For this reason, (Morgoth) had to be fought, mainly by physical force, and enormous material ruin was a probable consequence…Manwë’s task and problem was much more difficult than Gandalf’s. Sauron’s relatively smaller power was concentrated, Morgoth’s vast power was disseminated. The whole of ‘Middle Earth’ was Morgoth’s Ring, though temporarily his attention was mainly upon the North-west…Moreover, the final eradication of Sauron was achievable by the destruction of his Ring. No such eradication of Morgoth was possible, since this required the complete disintegration of the matter of Arda. (Tolkien goes on to describe how certain elements, like gold, contained more of Melkor’s power than others, like silver and water).

This is Tolkien’s version of Original Sin. Everything that lives on Earth contains some of Melkor’s essence and is therefore prone to evil. The next passage discusses the dire personal consequences to Melkor of his diminishment prior to the Battle of the Powers, which took place when the Valar attacked Utumno, Melkor’s first fortress, shortly after the awakening of the Elves (Quendi) .

The war against Utumno was only undertaken by the Valar with reluctance, and without hope of real victory, but rather as a covering action or diversion, to enable them to get the Quendi out of his sphere of influence. But Melkor had already progressed some way towards becoming ‘the Morgoth, a tyrant (or central tyranny and will), + his agents’. Only the total contained the old power of the complete Melkor; so that if ‘the Morgoth’ could be reached or temporarily separated from his agents he was much more nearly controllable and on a power level with the Valar. The Valar find that they can deal with his agents (armies, Balrogs, etc.) piecemeal. So that they come at last to Utumno itself and find that ‘the Morgoth’ has no longer sufficient ‘force’ (in any sense) to shield himself from direct personal contact. Manwë at last faces Melkor again, as he has not done since he entered Arda. Both are amazed: Manwë to perceive the decrease in Melkor as a person; Melkor to perceive this also from his own point of view: he now has less personal force than Manwë.

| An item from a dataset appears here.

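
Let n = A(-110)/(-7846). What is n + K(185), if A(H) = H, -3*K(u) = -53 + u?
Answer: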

This dispersal only got worse after the end of his imprisonment. When Melkor empowered Ungoliant to attack the Trees, he lost forever the power to change his shape. When he returned to Middle Earth and created seemingly endless hordes of orcs, trolls, dragons, and whatnot, he became ‘ever more bound to the Earth’:

For now, more than in the days of Utumo ere his pride was humbled, his hatred devoured him, and in the domination of his servants and the inspiring them with lust of evil he spent his spirit.

The apparently futile battles of the War of the Jewels actually had very positive consequences, as the casualties Morgoth’s armies suffered steadily weakened his total power. Thus it was that Fingolfin, one of the mightiest Elven warriors of the First Age, could wound Morgoth eight times in their duel before the gate of Angband. Morgoth was stronger than any Elf, but he was no longer Melkor, who would have been completely unassailable.